A choil is the nick between the ricasso and the beginning of the blade edge. I do not like them on my knives and consider them to be of no functional purpose, other than ease of manufacture and to be a very real and serious potential stress raiser in the blade, i do not put them in the blades I make to allow them to exist in the knives I have to use.

We are all free to make the knives we want to make the way we want to make them. I replied because I felt there was a little confusion in this thread.
 
Thanks for clarifying things, Ed. It has become very commonplace for people to refer to a finger groove as a choil, but as you've pointed out in the past, a choil is nothing more than a notch in the end of the sharpened edge of a knife that some think can make sharpening easier. I have used them on some of my knives but most of my designs don't incorporate them. I do have finger grooves in the forward part of many of my handles. but they aren't choils;) Ed may be a stickler for detail, but I agree that it's important to know the anatomy of the knives that we make.

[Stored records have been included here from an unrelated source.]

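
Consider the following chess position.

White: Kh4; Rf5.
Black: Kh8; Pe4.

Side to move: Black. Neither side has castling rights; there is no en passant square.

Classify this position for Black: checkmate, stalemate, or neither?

neither

Black to move; black king on h8.
In check: no.
Legal moves for Black: Kg8, Kh7, Kg7, e3.
Black has 4 legal moves and is not in check → neither.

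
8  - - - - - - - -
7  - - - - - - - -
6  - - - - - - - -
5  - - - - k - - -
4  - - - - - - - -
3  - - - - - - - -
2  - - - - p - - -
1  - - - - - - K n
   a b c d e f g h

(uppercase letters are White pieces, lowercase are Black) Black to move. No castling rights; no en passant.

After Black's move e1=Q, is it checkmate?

no

After e1=Q: white king on g1; in check: yes, from the black queen on e1.
White has 2 legal replies: Kh2, Kg2.
In check but a legal move exists → not checkmate.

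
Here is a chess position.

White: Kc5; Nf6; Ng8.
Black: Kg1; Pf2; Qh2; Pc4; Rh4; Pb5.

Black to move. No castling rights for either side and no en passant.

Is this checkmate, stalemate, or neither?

neither

Black to move; black king on g1.
In check: no.
Legal moves for Black include: Rh8, Rh7, Rh6, Rh5+, Rg4, Rf4, Re4, Rd4, Rh3, Qb8, Qc7+, Qd6+, Qe5+, Qf4, Qh3, Qg3, Qg2, Qh1, ... (list truncated; more exist).
Black has legal moves and is not in check → neither.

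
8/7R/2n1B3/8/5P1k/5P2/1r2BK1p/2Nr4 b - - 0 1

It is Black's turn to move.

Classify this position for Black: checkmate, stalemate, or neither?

checkmate

Black to move; black king on h4.
In check: yes, from the white rook on h7.
King squares — g3: attacked by Kf2; h3: attacked by Be6; g4: attacked by Pf3; g5: attacked by Pf4; h5: attacked by Rh7.
Legal moves for Black: none.
In check with no legal moves → checkmate.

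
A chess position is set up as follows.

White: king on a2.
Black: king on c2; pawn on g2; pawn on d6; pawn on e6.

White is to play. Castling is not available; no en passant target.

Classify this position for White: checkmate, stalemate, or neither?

White to move; white king on a2.
In check: no.
Legal moves for White: Ka3, Ka1.
White has 2 legal moves and is not in check → neither.

neither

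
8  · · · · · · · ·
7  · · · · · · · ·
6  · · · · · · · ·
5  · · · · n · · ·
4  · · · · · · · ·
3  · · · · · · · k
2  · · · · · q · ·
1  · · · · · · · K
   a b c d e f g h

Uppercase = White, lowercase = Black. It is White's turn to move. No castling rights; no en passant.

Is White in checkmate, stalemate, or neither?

White to move; white king on h1.
In check: no.
King squares — g1: attacked by Qf2; g2: attacked by Qf2; h2: attacked by Qf2.
Legal moves for White: none.
Not in check and no legal moves → stalemate.

stalemate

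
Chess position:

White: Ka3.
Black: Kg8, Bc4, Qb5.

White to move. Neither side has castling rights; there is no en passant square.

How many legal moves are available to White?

0

White to move; king on a3.
In check: no.
Legal moves: none.
Count: 0.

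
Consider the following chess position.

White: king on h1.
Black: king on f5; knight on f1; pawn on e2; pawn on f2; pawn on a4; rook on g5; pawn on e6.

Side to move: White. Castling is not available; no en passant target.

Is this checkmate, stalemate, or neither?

White to move; white king on h1.
In check: no.
King squares — g1: attacked by Pf2; g2: attacked by Rg5; h2: attacked by Nf1.
Legal moves for White: none.
Not in check and no legal moves → stalemate.

stalemate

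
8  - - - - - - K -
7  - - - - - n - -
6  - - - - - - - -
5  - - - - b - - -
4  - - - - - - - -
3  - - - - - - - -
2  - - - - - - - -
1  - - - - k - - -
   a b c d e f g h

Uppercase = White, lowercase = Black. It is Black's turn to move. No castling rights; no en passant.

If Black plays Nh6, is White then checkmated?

no

After Nh6: white king on g8; in check: yes, from the black knight on h6.
White has 2 legal replies: Kf8, Kh7.
In check but a legal move exists → not checkmate.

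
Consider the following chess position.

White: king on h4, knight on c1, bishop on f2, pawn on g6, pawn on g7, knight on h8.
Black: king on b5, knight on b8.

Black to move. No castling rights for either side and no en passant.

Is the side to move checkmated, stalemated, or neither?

Black to move; black king on b5.
In check: no.
Legal moves for Black: Nd7, Nc6, Na6, Kc6, Ka6, Ka5, Kc4, Kb4, Ka4.
Black has 9 legal moves and is not in check → neither.

neither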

I sense a little confusion about the difference between a ricasso and choil.
The ricasso is the flat behind the edge of the blade where it joins the handle and I like them to be long enough for my finger to safely ride on them between the handle and the blade.

A choil is the nick between the ricasso and the beginning of the blade edge. I do not like them on my knives and consider them to be of no functional purpose, other than ease of manufacture and to be a very real and serious potential stress raiser in the blade, i do not put them in the blades I make to allow them to exist in the knives I have to use.

We are all free to make the knives we want to make the way we want to make them. I replied because I felt there was a little confusion in this thread.
 
Thanks guys!

I just ordered some more steel from Aldo. This is one of my better grinds, but I'm starting to get the feel for it more each time. I corrected my stance and added bright lights on each side of the grinder. I am also trying a push stick.

This site is such a wealth of information! Thank you guys for replying!